The spectacle of corporate magnates from Detroit pleading to be on Uncle Sam's dole is a sordid one. So why aren't more Americans appalled? One reason is widespread misunderstanding -- much of it sowed by these auto makers -- about the size of their firms. The Big Three, we are told, are "too big to be allowed to fail."
This myth begins with the idea that GM, Ford and Chrysler are so huge that if they go belly-up, the livelihoods of a disproportionately large number of workers and suppliers would be affected. At once, the market for their services and products would close. Therefore, the argument concludes, government must prevent any such failures.
Nonsense.
Bankruptcy doesn't make assets -- such as factories, machines, contractual options to buy raw materials, workers' skills -- disappear. If markets still exist for products produced by these firms, Chapter 11 is the best way to discover this. Some workers might lose their jobs and some suppliers might lose their markets, but there would be no industry-wide collapse of the sort portrayed by the bailout's cheerleaders...

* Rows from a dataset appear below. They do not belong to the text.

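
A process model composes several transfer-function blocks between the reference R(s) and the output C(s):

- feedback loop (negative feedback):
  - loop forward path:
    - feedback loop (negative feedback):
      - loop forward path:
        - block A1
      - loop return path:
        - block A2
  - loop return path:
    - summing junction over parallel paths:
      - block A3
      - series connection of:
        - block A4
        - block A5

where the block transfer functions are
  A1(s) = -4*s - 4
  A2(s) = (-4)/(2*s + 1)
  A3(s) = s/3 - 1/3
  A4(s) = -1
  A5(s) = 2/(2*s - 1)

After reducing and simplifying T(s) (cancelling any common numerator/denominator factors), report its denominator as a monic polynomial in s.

1. apply the feedback formula to A1, A2, giving (-8*s^2 - 12*s - 4)/(18*s + 17)
2. cascade A4, A5, giving (-2)/(2*s - 1)
3. reduce the parallel group A3, (A4*A5), giving (2*s^2 - 3*s - 5)/(6*s - 3)
4. reduce the feedback loop with forward [A1/(1+A1*A2)] and return (A3+(A4*A5)), giving (48*s^3 + 48*s^2 - 12*s - 12)/(16*s^4 - 176*s^2 - 120*s + 31)
Step 4 gives the fully reduced T(s), with no common factor left to cancel. The denominator's leading coefficient is 16, so divide each of its coefficients by 16 to get the monic form.

Answer: s^4 - 11*s^2 - 15*s/2 + 31/16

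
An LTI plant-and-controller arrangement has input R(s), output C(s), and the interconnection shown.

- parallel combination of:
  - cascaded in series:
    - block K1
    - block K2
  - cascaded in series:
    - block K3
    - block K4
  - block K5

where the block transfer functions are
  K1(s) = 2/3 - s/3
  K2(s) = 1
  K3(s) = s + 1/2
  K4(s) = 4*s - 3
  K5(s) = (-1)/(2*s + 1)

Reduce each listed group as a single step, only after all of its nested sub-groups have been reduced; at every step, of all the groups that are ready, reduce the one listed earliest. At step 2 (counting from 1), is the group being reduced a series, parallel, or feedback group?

Step 1 - cascade K1, K2
Step 2 - series reduction of K3, K4
Step 3 - combine (K1*K2), (K3*K4), K5 in parallel
At step 2 the group reduced is series.

Final answer: series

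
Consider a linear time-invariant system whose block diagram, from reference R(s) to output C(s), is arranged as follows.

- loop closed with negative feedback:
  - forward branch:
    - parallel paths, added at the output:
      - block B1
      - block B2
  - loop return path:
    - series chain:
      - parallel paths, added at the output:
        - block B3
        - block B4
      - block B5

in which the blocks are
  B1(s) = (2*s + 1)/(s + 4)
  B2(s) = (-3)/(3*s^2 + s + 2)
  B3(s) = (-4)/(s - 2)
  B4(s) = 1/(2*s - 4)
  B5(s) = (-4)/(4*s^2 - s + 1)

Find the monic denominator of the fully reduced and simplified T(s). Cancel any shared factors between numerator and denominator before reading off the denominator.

1. add B1, B2 (parallel) -> (6*s^3 + 5*s^2 + 2*s - 10)/(3*s^3 + 13*s^2 + 6*s + 8)
2. parallel reduction of B3, B4 -> (-7)/(2*s - 4)
3. combine (B3+B4), B5 in series -> 14/(4*s^3 - 9*s^2 + 3*s - 2)
4. collapse the loop ((B1+B2) forward, ((B3+B4)*B5) return) -> (24*s^6 - 34*s^5 - 19*s^4 - 55*s^3 + 86*s^2 - 34*s + 20)/(12*s^6 + 25*s^5 - 84*s^4 + 95*s^3 - 10*s^2 + 40*s - 156)
Step 4 gives the fully reduced T(s), with no common factor left to cancel. The denominator's leading coefficient is 12, so divide each of its coefficients by 12 to get the monic form.

Hence the answer: s^6 + 25*s^5/12 - 7*s^4 + 95*s^3/12 - 5*s^2/6 + 10*s/3 - 13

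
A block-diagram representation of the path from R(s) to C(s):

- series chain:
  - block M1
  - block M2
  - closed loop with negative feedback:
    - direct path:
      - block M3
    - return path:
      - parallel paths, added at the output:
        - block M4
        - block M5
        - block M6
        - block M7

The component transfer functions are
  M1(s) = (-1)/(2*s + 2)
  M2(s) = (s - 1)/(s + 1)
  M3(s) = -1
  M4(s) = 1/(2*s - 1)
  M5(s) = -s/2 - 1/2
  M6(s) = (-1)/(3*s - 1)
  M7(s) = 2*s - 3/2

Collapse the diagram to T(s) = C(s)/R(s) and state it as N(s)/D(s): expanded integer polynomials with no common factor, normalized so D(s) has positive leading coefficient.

Reducing step by step:

[1] add M4, M5, M6, M7 (parallel) -> (18*s^3 - 39*s^2 + 25*s - 4)/(12*s^2 - 10*s + 2)
[2] close the feedback loop around M3, (M4+M5+M6+M7) -> (12*s^2 - 10*s + 2)/(18*s^3 - 51*s^2 + 35*s - 6)
[3] combine M1, M2, [M3/(1+M3*(M4+M5+M6+M7))] in series - this is the overall T(s), already in the required normalized form

Answer: (-6*s^3 + 11*s^2 - 6*s + 1)/(18*s^5 - 15*s^4 - 49*s^3 + 13*s^2 + 23*s - 6)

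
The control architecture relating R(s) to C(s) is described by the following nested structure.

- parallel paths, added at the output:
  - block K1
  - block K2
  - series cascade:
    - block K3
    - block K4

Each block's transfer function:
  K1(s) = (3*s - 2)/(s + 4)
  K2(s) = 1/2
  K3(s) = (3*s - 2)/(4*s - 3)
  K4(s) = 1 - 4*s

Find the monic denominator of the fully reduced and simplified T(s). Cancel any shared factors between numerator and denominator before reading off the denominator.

Step 1: reduce the series chain K3, K4, giving (-12*s^2 + 11*s - 2)/(4*s - 3)
Step 2: add K1, K2, (K3*K4) (parallel), giving (-24*s^3 - 46*s^2 + 63*s - 16)/(8*s^2 + 26*s - 24)
No further cancellation is possible in the step-2 result, so that is T(s). Its denominator becomes monic after dividing by the leading coefficient 8.

Hence the answer: s^2 + 13*s/4 - 3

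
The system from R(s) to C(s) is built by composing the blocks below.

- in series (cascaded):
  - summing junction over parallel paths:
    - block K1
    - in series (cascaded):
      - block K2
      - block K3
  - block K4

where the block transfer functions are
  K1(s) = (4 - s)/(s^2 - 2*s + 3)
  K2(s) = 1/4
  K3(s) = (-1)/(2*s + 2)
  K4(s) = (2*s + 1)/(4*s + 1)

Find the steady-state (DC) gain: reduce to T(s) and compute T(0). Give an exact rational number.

Step 1 - reduce the series chain K2, K3 gives (-1)/(8*s + 8)
Step 2 - add K1, (K2*K3) (parallel) gives (-9*s^2 + 26*s + 29)/(8*s^3 - 8*s^2 + 8*s + 24)
Step 3 - cascade (K1+(K2*K3)), K4 gives (-18*s^3 + 43*s^2 + 84*s + 29)/(32*s^4 - 24*s^3 + 24*s^2 + 104*s + 24)
DC gain: substitute s = 0 into T(s) from step 3: T(0) = 29/24.

Hence the answer: 29/24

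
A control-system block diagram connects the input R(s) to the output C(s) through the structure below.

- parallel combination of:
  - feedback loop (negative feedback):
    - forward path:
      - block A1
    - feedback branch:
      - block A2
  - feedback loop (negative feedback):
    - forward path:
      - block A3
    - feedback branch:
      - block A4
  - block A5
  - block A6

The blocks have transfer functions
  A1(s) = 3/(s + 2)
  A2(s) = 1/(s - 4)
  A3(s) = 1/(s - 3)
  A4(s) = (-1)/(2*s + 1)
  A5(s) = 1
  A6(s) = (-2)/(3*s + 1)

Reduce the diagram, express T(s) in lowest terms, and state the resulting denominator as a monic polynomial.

Answer: s^5 - 25*s^4/6 - 7*s^3/2 + 95*s^2/6 + 31*s/2 + 10/3

Working:
1. apply the feedback formula to A1, A2 -> (3*s - 12)/(s^2 - 2*s - 5)
2. reduce the feedback loop with forward A3 and return A4 -> (2*s + 1)/(2*s^2 - 5*s - 4)
3. add [A1/(1+A1*A2)], [A3/(1+A3*A4)], A5, A6 (parallel) -> (6*s^5 - 5*s^4 - 121*s^3 + 169*s^2 + 192*s + 23)/(6*s^5 - 25*s^4 - 21*s^3 + 95*s^2 + 93*s + 20)
T(s) is the step-3 result (common factors already cancelled). Leading coefficient of the denominator: 6. Divide through by 6 for the monic polynomial.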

What will President-elect Barack Obama tell these other firms when they come begging? If he says no, he'll be seen as having played favorites with three firms that deserved no such special treatment. If he says yes, he gives private industry a blank check drawn on the American economy. To imagine that firms will not draw on that account too often, too greedily, and without real justification is a dangerous fantasy.